Yes, it's not surprising really that the things we recognise as "traits" are by definition, something fairly permanent and unchangeable. (Unlike attitudes, beliefs, skills, etc., as you say). The hardware-software analogy may be valid, to a point anyway. I like to think of traits as the system settings and the skills, beliefs, etc. as the content.
Personally, I find that spending too much time trying to partition variance precisely is a waste of time, as these figures are not biological constants but highly population-specific. The question is, biologically, what do these values mean? Gene x environment correlations are usually presented as two-hit models - the environmental factor only has an effect on people who are genetically vulnerable, for example. If the genes themselves are influencing the environment that people have, then that should show up as a genetic influence.
Chuck, I mean (and said) trying to calculate the figures *precisely* is a waste of time. Showing a trait is heritable is indeed very useful and behavioural genetics has shown this convincingly. That has been backed up by the discovery of many individual genetic variants that strongly influence behavioural traits. And showing that a trait can be in some way affected by experience is also useful.
Calculating exactly what the percentages are in various populations doesn't really help much - they are always going to be very rough estimates anyway. What I was trying to do here was show that experience can be affected by genetics, in individuals, in ways that tend to amplify initial differences. Whether such an effect can be discerned in mathematical estimates of heritability is another matter and it doesn't bear on whether the effect actually happens - it depends on the design of the study.

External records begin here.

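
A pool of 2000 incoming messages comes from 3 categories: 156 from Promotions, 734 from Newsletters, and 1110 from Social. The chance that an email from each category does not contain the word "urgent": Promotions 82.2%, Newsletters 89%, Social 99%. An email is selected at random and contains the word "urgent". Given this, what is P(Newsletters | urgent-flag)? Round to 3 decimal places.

Taking complements, P(urgent-flag | each) = Promotions 0.178, Newsletters 0.11, Social 0.01.
Unnormalized posteriors (prior × likelihood):
  Promotions: 0.078 × 0.178 = 0.013884
  Newsletters: 0.367 × 0.11 = 0.04037
  Social: 0.555 × 0.01 = 0.00555
Sum = 0.059804.
P(Newsletters | evidence) = 0.04037 / 0.059804 ≈ 0.675.

0.675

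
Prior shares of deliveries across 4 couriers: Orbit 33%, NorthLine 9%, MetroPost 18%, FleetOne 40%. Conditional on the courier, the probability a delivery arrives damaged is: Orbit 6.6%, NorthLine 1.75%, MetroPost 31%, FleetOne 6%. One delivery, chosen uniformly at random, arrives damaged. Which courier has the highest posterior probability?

MetroPost

By Bayes' rule, posterior ∝ prior × likelihood:
  Orbit: 0.33 × 0.066 = 0.02178
  NorthLine: 0.09 × 0.0175 = 0.001575
  MetroPost: 0.18 × 0.31 = 0.0558
  FleetOne: 0.4 × 0.06 = 0.024
Sum = 0.103155.
Largest term belongs to MetroPost, so MetroPost is most probable.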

It is funny how people read into things. The post I wrote is specifically about how experience can alter the brain. The point I was making was that it tends not to overcome innate preferences because the innate wiring tends to shape the experience, leading people to select ones that reinforce or amplify them. How you go from that, to thinking that beating your agreeable child will not have any consequences is beyond me.
Gabriel,
You are ascribing opinions to me that I have not stated and do not hold. I try not to insinuate anything - I try to mean precisely what I say. For example, I said "Our environment does not just shape us - we shape it". Note the word "just" in that sentence - it is included for a reason. I do not as you claim say the environment has no effect on us. Quite the opposite in fact - I tried to make it very clear that brain development involves an intimate interaction with the environment and our patterns of experience. The point of the post is that our innate preferences will tend to shape that experience. Again, I use the phrase "tend to" very deliberately, to (try to) make sure that anyone who reads the post carefully will realise I am NOT excluding environmental effects! And I also specifically do not refer to extreme environmental factors or experiences like neglect or abuse _ I absolutely agree that these can have very large effects. You are arguing against positions that you only imagine I hold.

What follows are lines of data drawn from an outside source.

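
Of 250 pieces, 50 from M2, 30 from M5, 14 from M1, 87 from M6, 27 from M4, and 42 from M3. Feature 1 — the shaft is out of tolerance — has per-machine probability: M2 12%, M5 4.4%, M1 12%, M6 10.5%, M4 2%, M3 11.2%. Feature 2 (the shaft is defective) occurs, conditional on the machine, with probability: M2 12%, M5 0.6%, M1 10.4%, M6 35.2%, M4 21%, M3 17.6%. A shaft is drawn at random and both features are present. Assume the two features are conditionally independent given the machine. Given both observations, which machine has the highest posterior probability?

Prior × likelihood for each hypothesis:
  M2: 0.2 × 0.12 × 0.12 = 0.00288
  M5: 0.12 × 0.044 × 0.006 = 0.00003168
  M1: 0.056 × 0.12 × 0.104 = 0.00069888
  M6: 0.348 × 0.105 × 0.352 = 0.01286208
  M4: 0.108 × 0.02 × 0.21 = 0.0004536
  M3: 0.168 × 0.112 × 0.176 = 0.003311616
Total = 0.020237856.
Largest term belongs to M6, so M6 is most probable.

M6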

Gabriel - first, thank you for sharing your own story. . As you say, I tend to focus on the genetic influences because the scientific evidence for their effects is stronger (e.g., from twin studies, especially for autism). That is a general statement however, about sources of variation in the population - it does not equate to or even really apply to individual cases, where genetic predispositions will interact with experience in shaping the way people are.

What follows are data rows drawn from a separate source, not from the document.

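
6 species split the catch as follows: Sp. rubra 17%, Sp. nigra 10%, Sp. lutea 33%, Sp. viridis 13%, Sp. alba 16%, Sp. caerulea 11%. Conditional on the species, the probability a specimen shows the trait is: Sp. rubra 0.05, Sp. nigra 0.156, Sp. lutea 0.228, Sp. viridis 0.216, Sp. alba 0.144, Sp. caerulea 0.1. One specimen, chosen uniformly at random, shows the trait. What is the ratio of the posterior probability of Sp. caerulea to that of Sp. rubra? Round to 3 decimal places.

By Bayes' rule, posterior ∝ prior × likelihood:
  Sp. rubra: 0.17 × 0.05 = 0.0085
  Sp. nigra: 0.1 × 0.156 = 0.0156
  Sp. lutea: 0.33 × 0.228 = 0.07524
  Sp. viridis: 0.13 × 0.216 = 0.02808
  Sp. alba: 0.16 × 0.144 = 0.02304
  Sp. caerulea: 0.11 × 0.1 = 0.011
Sum = 0.16146.
The ratio is 0.011 / 0.0085 (the normalizer cancels) = 1.294.

1.294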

Also, no one is "blaming" the genes and certainly not blaming the individuals for carrying some particular genetic variants - I am not saying that "an autistic simply brings out the autism in themselves by reinforcing their own behaviors in the school yard". That makes it sound like they are choosing to be autistic, which is absurd and not the point I am trying to make at all. The point is to recognise the effects that genetic variants can have on risk for disorders like autism or dyslexia (or ADHD, schizophrenia, etc.) or on general personality traits and also recognise the effects that a person's innate tendencies can have on their experience. This will hopefully allow intervention to short-circuit this vicious cycle.